Louis Althusser, Bertrand Cantat, même combat ?

Publié par le 2 Avr, 2018 dans Blog | 0 commentaire

Louis Althusser, Bertrand Cantat, même combat ?

Deux poids, deux mesures, la signature de la gauche !

Fort de ce sentiment de détenir « La vérité » et de représenter le « camp du Bien », la gauche pratique en permanence la pratique du deux poids, deux mesures.

Elle est prête à accabler les hommes politiques de droite dès le moindre de leurs écarts, tout en se montrant complaisant avec les hommes politiques de gauche.

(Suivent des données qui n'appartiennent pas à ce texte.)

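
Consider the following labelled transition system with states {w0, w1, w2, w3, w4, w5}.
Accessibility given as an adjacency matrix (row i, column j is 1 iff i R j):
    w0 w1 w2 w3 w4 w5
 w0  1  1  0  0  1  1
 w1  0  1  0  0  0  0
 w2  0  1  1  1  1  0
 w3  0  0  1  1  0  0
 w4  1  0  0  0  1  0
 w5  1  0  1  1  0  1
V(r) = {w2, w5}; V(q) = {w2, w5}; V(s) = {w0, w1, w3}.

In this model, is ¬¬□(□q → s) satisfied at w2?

Yes

At w2: ¬□(□q → s) is false, so ¬¬□(□q → s) is true.
  At w2: □(□q → s) is true, so ¬□(□q → s) is false.
    At w2: □(□q → s) requires □q → s at every successor {w1, w2, w3, w4}.
      At w1: □q → s is true.
      At w2: □q → s is true.
      At w3: □q → s is true.
      At w4: □q → s is true.
    So □(□q → s) is true at w2.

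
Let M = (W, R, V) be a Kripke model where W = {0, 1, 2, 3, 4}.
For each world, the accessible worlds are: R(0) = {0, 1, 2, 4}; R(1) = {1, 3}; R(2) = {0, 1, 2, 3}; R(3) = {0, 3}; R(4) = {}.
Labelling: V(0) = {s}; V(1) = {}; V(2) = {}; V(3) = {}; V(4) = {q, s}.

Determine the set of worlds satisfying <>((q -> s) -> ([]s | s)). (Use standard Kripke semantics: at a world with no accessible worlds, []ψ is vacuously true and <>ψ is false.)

Recall that []ψ holds at a world iff ψ holds at every accessible world, and <>ψ holds iff ψ holds at some accessible world.
Let φ = <>((q -> s) -> ([]s | s)). Evaluate φ at each world:
  0 (successors {0, 1, 2, 4}): φ is true.
  1 (successors {1, 3}): φ is false.
  2 (successors {0, 1, 2, 3}): φ is true.
  3 (successors {0, 3}): φ is true.
  4 (successors ∅): φ is false.
For instance, at 1:
  At 1: <>((q -> s) -> ([]s | s)) requires (q -> s) -> ([]s | s) at some successor in {1, 3}.
    At 1: (q -> s) -> ([]s | s) is false.
    At 3: (q -> s) -> ([]s | s) is false.
  So <>((q -> s) -> ([]s | s)) is false at 1.
Satisfying worlds: {0, 2, 3}

0, 2, 3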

Elle garde les yeux de Chimène pour les terroristes lorsqu’ils se disent d’extrême gauche (cf Battisti) et même pour les dictatures si elles sont de gauche (cf Cuba avec Fidel Castro).

Cette semaine, dans Valeurs actuelles, Jeannette Bougrab, compare le traitement qui est fait à Bertrand Cantat à celui réservé à un autre meurtrier de sa femme :

Pour tuer sa femme, mieux vaut être un philosophe communiste inscrit sur la liste des commémorations plutôt que le chanteur d’un groupe de rock !

Hélène Rytmann

Elle s’appelait Hélène Rytman, c’était une petite fille juive de famille russe modeste, orpheline à 13 ans. Pendant l’Occupation, elle refusa de porter l’étoile jaune. Elle entra alors dans la Résistance. Son pseudonyme était Legotien. Elle fut à la tête d’un petit réseau de maquisards. Elle échappa plusieurs fois à des rafles de la Gestapo. Elle, la miraculée, succomba non pas sous la torture de collabos ou déportée dans les camps de la mort, mais des mains de celui avec lequel elle avait partagé sa vie pendant trente ans. Elle savait qu’elle devait le quitter, elle le menaça de le faire. Comme dans beaucoup de cas de violences conjugales, c’est au moment où l’homme prend conscience que la femme lui échappe qu’il passe à l’acte. Une femme meurt tous les trois jours des coups portés par son conjoint en France. Mais voilà, l’époux d’Hélène n’était pas Monsieur tout le monde, c’était le philosophe Louis Althusser.

En 2018, ce n’est pas la mémoire  d’Hélène que l’on va commémorer, mais celle de son bourreau. Comment est-ce possible, aujourd’hui, en France, à l’heure du #Metoo à tout va ? Quelle supercherie intellectuelle ! Géraldine Mosna-Savoye, journaliste, sur France Culture, le 13 mars dernier, pose comme accroche à sa chronique la question suivante: « 2018 serait-elle l’année d’Althusser ? En octobre, nous fêterons les cent ans de sa naissance […] l’occasion de rappeler ses grandes heures. » Les bras m’en tombent. Je demeure sans voix de constater que malgré le geste irréparable, que certains obscènes continuent de qualifier d’amour, Louis Althusser va être célébré. D’ailleurs, le ministère de la Culture, dans le Livre des commémorations nationales 2018, le mentionne page 217, entre René Rémond et le lancement de l’offensive du Printemps, en 1918. Sa présence dans cette bible de la Rue de Valois ne suscite aucun émoi, contrairement à celle de Charles Maurras retirée sous la pression médiatique.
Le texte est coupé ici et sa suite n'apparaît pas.